“Hello there, have you read Penpal? No? Well let me tell you a little bit about it so that you too can accept Dathan Auerbach’s 2012 novel into the horror literature cannon”
Penpal, began as a story called “Footsteps” posted on the nosleep subreddit under Auerbach’s username 1000Vultures. Online, it grew into a collection of 6 interconnected stories that, with the help of a Kickstarter campaign, Auerbach gathered and expanded into the novel he published under his own imprint (appropriately named 1000 Vultures).
I discovered Penpal when it was published as a collection and was not familiar with the original subreddit material but have since gone back and read those versions as well as listened to Penpal being performed on The NoSleep podcast- that’s how much I love this book!

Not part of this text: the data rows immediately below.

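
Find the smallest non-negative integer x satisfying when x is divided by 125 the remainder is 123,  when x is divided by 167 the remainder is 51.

15248

From x ≡ 123 (mod 125) write x = 123 + 125t. Substituting into x ≡ 51 (mod 167) gives 125t ≡ 95 (mod 167), and since 125⁻¹ ≡ 163 (mod 167), t ≡ 121. Hence x ≡ 123 + 125·121 = 15248 (mod 20875).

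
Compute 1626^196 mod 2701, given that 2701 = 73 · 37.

675

Mod 73: 1626 ≡ 20; by Fermat, exponent reduces to 196 mod 72 = 52; 20^52 ≡ 18 (mod 73).
Mod 37: 1626 ≡ 35; by Fermat, exponent reduces to 196 mod 36 = 16; 35^16 ≡ 9 (mod 37).
Combine by CRT: x ≡ 18 (mod 73), x ≡ 9 (mod 37) ⇒ x ≡ 675 (mod 2701).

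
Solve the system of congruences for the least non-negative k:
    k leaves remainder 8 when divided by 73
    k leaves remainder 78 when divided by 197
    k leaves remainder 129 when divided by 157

Combine the congruences pairwise.
From k ≡ 8 (mod 73) write k = 8 + 73t. Substituting into k ≡ 78 (mod 197) gives 73t ≡ 70 (mod 197), and since 73⁻¹ ≡ 27 (mod 197), t ≡ 117. Hence k ≡ 8 + 73·117 = 8549 (mod 14381).
From k ≡ 8549 (mod 14381) write k = 8549 + 14381t. Substituting into k ≡ 129 (mod 157) gives 14381t ≡ 58 (mod 157), and since 94⁻¹ ≡ 152 (mod 157), t ≡ 24. Hence k ≡ 8549 + 14381·24 = 353693 (mod 2257817).

353693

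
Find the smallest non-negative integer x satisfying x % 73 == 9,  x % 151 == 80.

From x ≡ 9 (mod 73) write x = 9 + 73t. Substituting into x ≡ 80 (mod 151) gives 73t ≡ 71 (mod 151), and since 73⁻¹ ≡ 60 (mod 151), t ≡ 32. Hence x ≡ 9 + 73·32 = 2345 (mod 11023).

2345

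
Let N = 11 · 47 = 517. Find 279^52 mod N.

Mod 11: 279 ≡ 4; by Fermat, exponent reduces to 52 mod 10 = 2; 4^2 ≡ 5 (mod 11).
Mod 47: 279 ≡ 44; by Fermat, exponent reduces to 52 mod 46 = 6; 44^6 ≡ 24 (mod 47).
Combine by CRT: x ≡ 5 (mod 11), x ≡ 24 (mod 47) ⇒ x ≡ 71 (mod 517).

71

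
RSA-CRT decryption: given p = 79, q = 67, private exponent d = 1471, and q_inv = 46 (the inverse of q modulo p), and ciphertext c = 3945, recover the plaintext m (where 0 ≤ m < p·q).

1153

d_p = d mod (p−1) = 1471 mod 78 = 67; d_q = d mod (q−1) = 19.
m₁ = c^(d_p) mod p: c ≡ 74 (mod 79), and 74^67 mod 79 = 47.
m₂ = c^(d_q) mod q: c ≡ 59 (mod 67), and 59^19 mod 67 = 14.
h = q_inv·(m₁ − m₂) mod p = 46·(47 − 14) mod 79 = 17.
m = m₂ + h·q = 14 + 17·67 = 1153.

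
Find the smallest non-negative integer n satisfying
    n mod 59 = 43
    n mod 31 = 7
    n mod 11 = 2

Combine the congruences pairwise.
From n ≡ 43 (mod 59) write n = 43 + 59t. Substituting into n ≡ 7 (mod 31) gives 59t ≡ 26 (mod 31), and since 28⁻¹ ≡ 10 (mod 31), t ≡ 12. Hence n ≡ 43 + 59·12 = 751 (mod 1829).
From n ≡ 751 (mod 1829) write n = 751 + 1829t. Substituting into n ≡ 2 (mod 11) gives 1829t ≡ 10 (mod 11), and since 3⁻¹ ≡ 4 (mod 11), t ≡ 7. Hence n ≡ 751 + 1829·7 = 13554 (mod 20119).

13554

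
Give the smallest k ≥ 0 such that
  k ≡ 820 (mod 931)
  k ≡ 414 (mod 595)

55749

gcd(931, 595) = 7 and 7 | (414 − 820), so the pair is consistent; merging gives k ≡ 55749 (mod 79135), where 79135 = lcm(931, 595).
The solution is unique modulo lcm(931, 595) = 79135.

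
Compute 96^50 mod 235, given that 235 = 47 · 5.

Mod 47: 96 ≡ 2; by Fermat, exponent reduces to 50 mod 46 = 4; 2^4 ≡ 16 (mod 47).
Mod 5: 96 ≡ 1; by Fermat, exponent reduces to 50 mod 4 = 2; 1^2 ≡ 1 (mod 5).
Combine by CRT: x ≡ 16 (mod 47), x ≡ 1 (mod 5) ⇒ x ≡ 16 (mod 235).

16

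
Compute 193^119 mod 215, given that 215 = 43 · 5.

87

Mod 43: 193 ≡ 21; by Fermat, exponent reduces to 119 mod 42 = 35; 21^35 ≡ 1 (mod 43).
Mod 5: 193 ≡ 3; by Fermat, exponent reduces to 119 mod 4 = 3; 3^3 ≡ 2 (mod 5).
Combine by CRT: x ≡ 1 (mod 43), x ≡ 2 (mod 5) ⇒ x ≡ 87 (mod 215).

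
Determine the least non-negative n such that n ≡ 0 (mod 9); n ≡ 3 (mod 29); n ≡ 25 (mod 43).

1917

From n ≡ 0 (mod 9) write n = 0 + 9t. Substituting into n ≡ 3 (mod 29) gives 9t ≡ 3 (mod 29), and since 9⁻¹ ≡ 13 (mod 29), t ≡ 10. Hence n ≡ 0 + 9·10 = 90 (mod 261).
From n ≡ 90 (mod 261) write n = 90 + 261t. Substituting into n ≡ 25 (mod 43) gives 261t ≡ 21 (mod 43), and since 3⁻¹ ≡ 29 (mod 43), t ≡ 7. Hence n ≡ 90 + 261·7 = 1917 (mod 11223).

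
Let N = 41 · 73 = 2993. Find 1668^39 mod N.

Mod 41: 1668 ≡ 28; 28^39 ≡ 22 (mod 41).
Mod 73: 1668 ≡ 62; 62^39 ≡ 17 (mod 73).
Combine by CRT: x ≡ 22 (mod 41), x ≡ 17 (mod 73) ⇒ x ≡ 309 (mod 2993).

309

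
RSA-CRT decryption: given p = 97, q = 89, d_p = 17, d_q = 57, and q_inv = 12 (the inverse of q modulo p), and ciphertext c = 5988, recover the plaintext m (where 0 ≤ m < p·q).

7118

m₁ = c^(d_p) mod p: c ≡ 71 (mod 97), and 71^17 mod 97 = 37.
m₂ = c^(d_q) mod q: c ≡ 25 (mod 89), and 25^57 mod 89 = 87.
h = q_inv·(m₁ − m₂) mod p = 12·(37 − 87) mod 97 = 79.
m = m₂ + h·q = 87 + 79·89 = 7118.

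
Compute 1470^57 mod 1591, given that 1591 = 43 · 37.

Mod 43: 1470 ≡ 8; by Fermat, exponent reduces to 57 mod 42 = 15; 8^15 ≡ 8 (mod 43).
Mod 37: 1470 ≡ 27; by Fermat, exponent reduces to 57 mod 36 = 21; 27^21 ≡ 36 (mod 37).
Combine by CRT: x ≡ 8 (mod 43), x ≡ 36 (mod 37) ⇒ x ≡ 739 (mod 1591).

739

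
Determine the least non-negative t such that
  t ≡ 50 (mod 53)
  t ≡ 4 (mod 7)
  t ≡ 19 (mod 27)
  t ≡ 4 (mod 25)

The moduli are pairwise coprime; N = 53·7·27·25 = 250425.
N/53 = 4725; 4725 ≡ 8 (mod 53); 8·20 ≡ 1, so inverse 20.
N/7 = 35775; 35775 ≡ 5 (mod 7); 5·3 ≡ 1, so inverse 3.
N/27 = 9275; 9275 ≡ 14 (mod 27); 14·2 ≡ 1, so inverse 2.
N/25 = 10017; 10017 ≡ 17 (mod 25); 17·3 ≡ 1, so inverse 3.
t ≡ 50·4725·20 + 4·35775·3 + 19·9275·2 + 4·10017·3 = 5626954.
5626954 mod 250425 = 117604.

117604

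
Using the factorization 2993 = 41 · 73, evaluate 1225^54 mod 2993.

Mod 41: 1225 ≡ 36; by Fermat, exponent reduces to 54 mod 40 = 14; 36^14 ≡ 31 (mod 41).
Mod 73: 1225 ≡ 57; 57^54 ≡ 1 (mod 73).
Combine by CRT: x ≡ 31 (mod 41), x ≡ 1 (mod 73) ⇒ x ≡ 1753 (mod 2993).

1753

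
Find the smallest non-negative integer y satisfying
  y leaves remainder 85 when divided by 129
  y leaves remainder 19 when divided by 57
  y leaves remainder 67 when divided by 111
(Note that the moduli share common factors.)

gcd(129, 57) = 3 and 3 | (19 − 85), so the pair is consistent; merging gives y ≡ 988 (mod 2451), where 2451 = lcm(129, 57).
gcd(2451, 111) = 3 and 3 | (67 − 988), so the pair is consistent; merging gives y ≡ 52459 (mod 90687), where 90687 = lcm(2451, 111).
The solution is unique modulo lcm(129, 57, 111) = 90687.

52459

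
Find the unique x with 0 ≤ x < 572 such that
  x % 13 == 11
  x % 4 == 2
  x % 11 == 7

From x ≡ 11 (mod 13) write x = 11 + 13t. Substituting into x ≡ 2 (mod 4) gives 13t ≡ 3 (mod 4), and since 1⁻¹ ≡ 1 (mod 4), t ≡ 3. Hence x ≡ 11 + 13·3 = 50 (mod 52).
From x ≡ 50 (mod 52) write x = 50 + 52t. Substituting into x ≡ 7 (mod 11) gives 52t ≡ 1 (mod 11), and since 8⁻¹ ≡ 7 (mod 11), t ≡ 7. Hence x ≡ 50 + 52·7 = 414 (mod 572).

414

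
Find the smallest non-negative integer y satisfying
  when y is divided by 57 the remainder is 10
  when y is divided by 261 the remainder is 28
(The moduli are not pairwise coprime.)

Combine the congruences pairwise.
gcd(57, 261) = 3 and 3 | (28 − 10), so the pair is consistent; merging gives y ≡ 3943 (mod 4959), where 4959 = lcm(57, 261).
The solution is unique modulo lcm(57, 261) = 4959.

3943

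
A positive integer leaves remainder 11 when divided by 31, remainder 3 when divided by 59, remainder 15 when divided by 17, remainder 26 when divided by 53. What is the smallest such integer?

368694

The moduli are pairwise coprime; N = 31·59·17·53 = 1647929.
N/31 = 53159; 53159 ≡ 25 (mod 31); 25·5 ≡ 1, so inverse 5.
N/59 = 27931; 27931 ≡ 24 (mod 59); 24·32 ≡ 1, so inverse 32.
N/17 = 96937; 96937 ≡ 3 (mod 17); 3·6 ≡ 1, so inverse 6.
N/53 = 31093; 31093 ≡ 35 (mod 53); 35·50 ≡ 1, so inverse 50.
x ≡ 11·53159·5 + 3·27931·32 + 15·96937·6 + 26·31093·50 = 54750351.
54750351 mod 1647929 = 368694.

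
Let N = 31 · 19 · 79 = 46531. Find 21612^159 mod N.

41355

Mod 31: 21612 ≡ 5; by Fermat, exponent reduces to 159 mod 30 = 9; 5^9 ≡ 1 (mod 31).
Mod 19: 21612 ≡ 9; by Fermat, exponent reduces to 159 mod 18 = 15; 9^15 ≡ 11 (mod 19).
Mod 79: 21612 ≡ 45; by Fermat, exponent reduces to 159 mod 78 = 3; 45^3 ≡ 38 (mod 79).
Combine by CRT: x ≡ 1 (mod 31), x ≡ 11 (mod 19), x ≡ 38 (mod 79) ⇒ x ≡ 41355 (mod 46531).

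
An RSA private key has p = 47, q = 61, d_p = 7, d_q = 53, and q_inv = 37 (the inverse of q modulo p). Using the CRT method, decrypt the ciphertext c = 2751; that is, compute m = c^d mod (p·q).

2048

m₁ = c^(d_p) mod p: c ≡ 25 (mod 47), and 25^7 mod 47 = 27.
m₂ = c^(d_q) mod q: c ≡ 6 (mod 61), and 6^53 mod 61 = 35.
h = q_inv·(m₁ − m₂) mod p = 37·(27 − 35) mod 47 = 33.
m = m₂ + h·q = 35 + 33·61 = 2048.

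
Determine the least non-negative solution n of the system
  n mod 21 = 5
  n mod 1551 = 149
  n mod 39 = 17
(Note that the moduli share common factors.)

9455

gcd(21, 1551) = 3 and 3 | (149 − 5), so the pair is consistent; merging gives n ≡ 9455 (mod 10857), where 10857 = lcm(21, 1551).
gcd(10857, 39) = 3 and 3 | (17 − 9455), so the pair is consistent; merging gives n ≡ 9455 (mod 141141), where 141141 = lcm(10857, 39).
The solution is unique modulo lcm(21, 1551, 39) = 141141.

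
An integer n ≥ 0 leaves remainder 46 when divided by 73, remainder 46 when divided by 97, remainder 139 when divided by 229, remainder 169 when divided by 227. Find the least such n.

The moduli are pairwise coprime; M = 73·97·229·227 = 368091623.
M/73 = 5042351; 5042351 ≡ 22 (mod 73); 22·10 ≡ 1, so inverse 10.
M/97 = 3794759; 3794759 ≡ 22 (mod 97); 22·75 ≡ 1, so inverse 75.
M/229 = 1607387; 1607387 ≡ 36 (mod 229); 36·70 ≡ 1, so inverse 70.
M/227 = 1621549; 1621549 ≡ 88 (mod 227); 88·178 ≡ 1, so inverse 178.
n ≡ 46·5042351·10 + 46·3794759·75 + 139·1607387·70 + 169·1621549·178 = 79830712538.
79830712538 mod 368091623 = 322921970.

322921970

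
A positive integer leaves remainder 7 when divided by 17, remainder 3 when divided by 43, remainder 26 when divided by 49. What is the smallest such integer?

The moduli are pairwise coprime; N = 17·43·49 = 35819.
N/17 = 2107; 2107 ≡ 16 (mod 17); 16·16 ≡ 1, so inverse 16.
N/43 = 833; 833 ≡ 16 (mod 43); 16·35 ≡ 1, so inverse 35.
N/49 = 731; 731 ≡ 45 (mod 49); 45·12 ≡ 1, so inverse 12.
x ≡ 7·2107·16 + 3·833·35 + 26·731·12 = 551521.
551521 mod 35819 = 14236.

14236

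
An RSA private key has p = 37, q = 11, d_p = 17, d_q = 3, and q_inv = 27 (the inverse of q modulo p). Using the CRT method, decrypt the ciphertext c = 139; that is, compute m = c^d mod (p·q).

189

m₁ = c^(d_p) mod p: c ≡ 28 (mod 37), and 28^17 mod 37 = 4.
m₂ = c^(d_q) mod q: c ≡ 7 (mod 11), and 7^3 mod 11 = 2.
h = q_inv·(m₁ − m₂) mod p = 27·(4 − 2) mod 37 = 17.
m = m₂ + h·q = 2 + 17·11 = 189.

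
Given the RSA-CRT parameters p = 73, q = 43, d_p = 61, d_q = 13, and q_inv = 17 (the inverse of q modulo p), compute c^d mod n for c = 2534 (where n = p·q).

m₁ = c^(d_p) mod p: c ≡ 52 (mod 73), and 52^61 mod 73 = 21.
m₂ = c^(d_q) mod q: c ≡ 40 (mod 43), and 40^13 mod 43 = 31.
h = q_inv·(m₁ − m₂) mod p = 17·(21 − 31) mod 73 = 49.
m = m₂ + h·q = 31 + 49·43 = 2138.

2138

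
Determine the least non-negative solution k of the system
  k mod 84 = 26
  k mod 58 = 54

866

gcd(84, 58) = 2 and 2 | (54 − 26), so the pair is consistent; merging gives k ≡ 866 (mod 2436), where 2436 = lcm(84, 58).
The solution is unique modulo lcm(84, 58) = 2436.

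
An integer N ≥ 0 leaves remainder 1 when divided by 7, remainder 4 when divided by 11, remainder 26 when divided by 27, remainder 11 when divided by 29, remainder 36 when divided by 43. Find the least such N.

1921319

The moduli are pairwise coprime; M = 7·11·27·29·43 = 2592513.
M/7 = 370359; 370359 ≡ 3 (mod 7); 3·5 ≡ 1, so inverse 5.
M/11 = 235683; 235683 ≡ 8 (mod 11); 8·7 ≡ 1, so inverse 7.
M/27 = 96019; 96019 ≡ 7 (mod 27); 7·4 ≡ 1, so inverse 4.
M/29 = 89397; 89397 ≡ 19 (mod 29); 19·26 ≡ 1, so inverse 26.
M/43 = 60291; 60291 ≡ 5 (mod 43); 5·26 ≡ 1, so inverse 26.
N ≡ 1·370359·5 + 4·235683·7 + 26·96019·4 + 11·89397·26 + 36·60291·26 = 100436813.
100436813 mod 2592513 = 1921319.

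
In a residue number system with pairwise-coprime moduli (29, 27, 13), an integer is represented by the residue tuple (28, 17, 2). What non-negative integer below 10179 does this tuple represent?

4175

The moduli are pairwise coprime; N = 29·27·13 = 10179.
N/29 = 351; 351 ≡ 3 (mod 29); 3·10 ≡ 1, so inverse 10.
N/27 = 377; 377 ≡ 26 (mod 27); 26·26 ≡ 1, so inverse 26.
N/13 = 783; 783 ≡ 3 (mod 13); 3·9 ≡ 1, so inverse 9.
x ≡ 28·351·10 + 17·377·26 + 2·783·9 = 279008.
279008 mod 10179 = 4175.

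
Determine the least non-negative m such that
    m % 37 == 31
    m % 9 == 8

179

Combine the congruences pairwise.
From m ≡ 31 (mod 37) write m = 31 + 37t. Substituting into m ≡ 8 (mod 9) gives 37t ≡ 4 (mod 9), and since 1⁻¹ ≡ 1 (mod 9), t ≡ 4. Hence m ≡ 31 + 37·4 = 179 (mod 333).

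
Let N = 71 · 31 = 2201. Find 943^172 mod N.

Mod 71: 943 ≡ 20; by Fermat, exponent reduces to 172 mod 70 = 32; 20^32 ≡ 37 (mod 71).
Mod 31: 943 ≡ 13; by Fermat, exponent reduces to 172 mod 30 = 22; 13^22 ≡ 9 (mod 31).
Combine by CRT: x ≡ 37 (mod 71), x ≡ 9 (mod 31) ⇒ x ≡ 1528 (mod 2201).

1528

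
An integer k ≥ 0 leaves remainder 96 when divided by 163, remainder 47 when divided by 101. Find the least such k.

From k ≡ 96 (mod 163) write k = 96 + 163t. Substituting into k ≡ 47 (mod 101) gives 163t ≡ 52 (mod 101), and since 62⁻¹ ≡ 44 (mod 101), t ≡ 66. Hence k ≡ 96 + 163·66 = 10854 (mod 16463).

10854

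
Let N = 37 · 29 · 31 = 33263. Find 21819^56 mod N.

16734

Mod 37: 21819 ≡ 26; by Fermat, exponent reduces to 56 mod 36 = 20; 26^20 ≡ 10 (mod 37).
Mod 29: 21819 ≡ 11; since 28 | 56, by Fermat 11^56 ≡ 1 (mod 29).
Mod 31: 21819 ≡ 26; by Fermat, exponent reduces to 56 mod 30 = 26; 26^26 ≡ 25 (mod 31).
Combine by CRT: x ≡ 10 (mod 37), x ≡ 1 (mod 29), x ≡ 25 (mod 31) ⇒ x ≡ 16734 (mod 33263).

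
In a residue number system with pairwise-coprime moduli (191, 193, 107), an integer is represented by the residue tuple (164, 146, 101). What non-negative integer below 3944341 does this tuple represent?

The moduli are pairwise coprime; N = 191·193·107 = 3944341.
N/191 = 20651; 20651 ≡ 23 (mod 191); 23·108 ≡ 1, so inverse 108.
N/193 = 20437; 20437 ≡ 172 (mod 193); 172·147 ≡ 1, so inverse 147.
N/107 = 36863; 36863 ≡ 55 (mod 107); 55·72 ≡ 1, so inverse 72.
x ≡ 164·20651·108 + 146·20437·147 + 101·36863·72 = 1072457142.
1072457142 mod 3944341 = 3540731.

3540731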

Arranged in nonlinear order, the chapters are memories recounted by an unnamed narrator in an attempt piece together strange and mysterious events in his childhood most centered on his friendship with a classmate named Josh. Auerbach writes, “Memories extend our lives backwards through time, making them feel longer. And that’s what we want. So we try to remember. But sometimes, when we do, we wish that we could just forget again. But I remember.”
The title Penpal is drawn from the second chapter in the collection, “Balloons”. When the narrator was in kindergarten, he and Josh’s class participated in “The Balloon Project”. As part of the project, each student would let go a balloon with a greeting attached telling the finder about themselves and the project and in turn asking them to send a picture of where they lived and write back to the student so they could become pen pals. The narrator was one of the last children to get a response to his balloon letter, and it was a blurry photo with no return address so he could not respond to his pen pal. Throughout the school year the other student’s letters dwindled down to nothing, while the narrator continued to receive nearly 50 blurry and unrecognizable photos …unrecognizable until he saw “I was in every photo…Some of the pictures had only the tiniest part of my face captured at the very edge of the photo, but nevertheless, I was there. I was always there.”
While the drawn out and confusing chapter “Maps” slows the momentum down for a moment, Auerbach is able to hold your attention by punctuating each individual story with hair-raising final lines that really turn the creepiness up to 11! Trust me, I would love to tell you more but no spoilers, that would ruin the fun.
The nonlinear structure of the book may turn some readers off (and seems to be a big factor in the “love it” or “hate it” attitude of its readers, but I obviously love it), but as the narrator pieces together each memory, the dread and paranoia build, crushing your chest, until the final chapter, “Friends” and Penpal’s horrific climax.
Engrossing, suspenseful, majorly creepy and immensely creative, Penpal is destined to become part of the horror literature cannon. Read this book in the woods with your childhood best friend.
Dathan Auerbach’s new novel Bad Man was published by Doubleday in August, 2018 and is next on my “to be read” list and after you read Penpal should also be added to yours!